CONTRAINDICATIONS Fluorouracil 5% Topical Cream may cause fetal harm when administered to a pregnant woman. There are no adequate and well-controlled studies in pregnant women with either the topical or the parenteral forms of fluorouracil. One birth defect (cleft lip and palate) has been reported in the newborn of a patient using Fluorouracil 5% Topical Cream as recommended. One birth defect (ventricular septal defect) and cases of miscarriage have been reported when Fluorouracil 5% Topical Cream was applied to mucous membrane areas. Multiple birth defects have been reported in a fetus of a patient treated with intravenous fluorouracil. Animal reproduction studies have not been conducted with Fluorouracil 5% Topical Cream. Fluorouracil administered parenterally has been shown to be teratogenic in mice, rats, and hamsters when given at doses equivalent to the usual human intravenous dose; however, the amount of fluorouracil absorbed systemically after topical administration to actinic keratoses is minimal (see CLINICAL PHARMACOLOGY ). Fluorouracil exhibited maximum teratogenicity when given to mice as single intraperitoneal injections of 10 to 40 mg/kg on Day 10 or 12 of gestation. Similarly, intraperitoneal doses of 12 to 37 mg/kg given to rats between Days 9 and 12 of gestation and intramuscular doses of 3 to 9 mg/kg given to hamsters between Days 8 and 11 of gestation were teratogenic and/or embryotoxic (i.e., resulted in increased resorptions or embryolethality). In monkeys, divided doses of 40 mg/kg given between Days 20 and 24 of gestation were not teratogenic. Doses higher than 40 mg/kg resulted in abortion. Fluorouracil 5% Topical Cream should not be used in patients with dihydropyrimidine dehydrogenase (DPD) enzyme deficiency.
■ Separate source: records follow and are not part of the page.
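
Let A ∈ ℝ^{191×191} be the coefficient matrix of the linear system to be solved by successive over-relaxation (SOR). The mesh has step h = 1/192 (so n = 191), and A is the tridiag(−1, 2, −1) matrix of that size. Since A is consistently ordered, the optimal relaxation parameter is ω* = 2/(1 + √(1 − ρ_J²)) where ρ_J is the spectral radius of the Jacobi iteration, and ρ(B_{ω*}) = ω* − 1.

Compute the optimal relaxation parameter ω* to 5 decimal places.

spectrum of D⁻¹(L+U) = {cos(kπ/192) : 1≤k≤191}; ρ_J = cos(π/192) = 0.99987.
root = sin(π/192) = 0.016362  (since 1−cos² = sin²).
ω* = 2/(1+0.016362) = 1.96780
Hence ρ(B_{ω*}) = 1.96780 − 1 = 0.96780.

ω* = 1.96780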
A large percentage of fluorouracil is catabolized by the DPD enzyme. DPD enzyme deficiency can result in shunting of fluorouracil to the anabolic pathway, leading to cytotoxic activity and potential toxicities. Fluorouracil 5% Topical Cream is contraindicated in women who are or may become pregnant during therapy. If this drug is used during pregnancy, or if the patient becomes pregnant while using this drug, the patient should be apprised of the potential hazard to the fetus. Fluorouracil 5% Topical Cream is also contraindicated in patients with known hypersensitivity to any of its components.

CLINICAL PHARMACOLOGY: There is evidence that the metabolism of fluorouracil in the anabolic pathway blocks the methylation reaction of deoxyuridylic acid to thymidylic acid. In this manner, fluorouracil interferes with the synthesis of deoxyribonucleic acid (DNA) and to a lesser extent inhibits the formation of ribonucleic acid (RNA). Since DNA and RNA are essential for cell division and growth, the effect of fluorouracil may be to create a thymine deficiency which provokes unbalanced growth and death of the cell. The effects of DNA and RNA deprivation are most marked on those cells which grow more rapidly and take up fluorouracil at a more rapid rate. The catabolic metabolism of fluorouracil results in degradation products (e.g., CO 2 , urea, α-fluoro-β-alanine) which are inactive. Systemic absorption studies of topically applied fluorouracil have been performed on patients with actinic keratoses using tracer amounts of 14 C-labeled fluorouracil added to a 5% preparation. All patients had been receiving nonlabeled fluorouracil until the peak of the inflammatory reaction occurred (2 to 3 weeks), ensuring that the time of maximum absorption was used for measurement. One gram of labeled preparation was applied to the entire face and neck and left in place for 12 hours. Urine samples were collected. At the end of 3 days, the total recovery ranged between 0.48% and 0.94% with an average of 0.76%, indicating that approximately 5.98% of the topical dose was absorbed systemically. If applied twice daily, this would indicate systemic absorption of topical fluorouracil to be in the range of 5 to 6 mg per daily dose of 100 mg. In an additional study, negligible amounts of labeled material were found in plasma, urine, and expired CO 2 after 3 days of treatment with topically applied 14 C- labeled fluorouracil.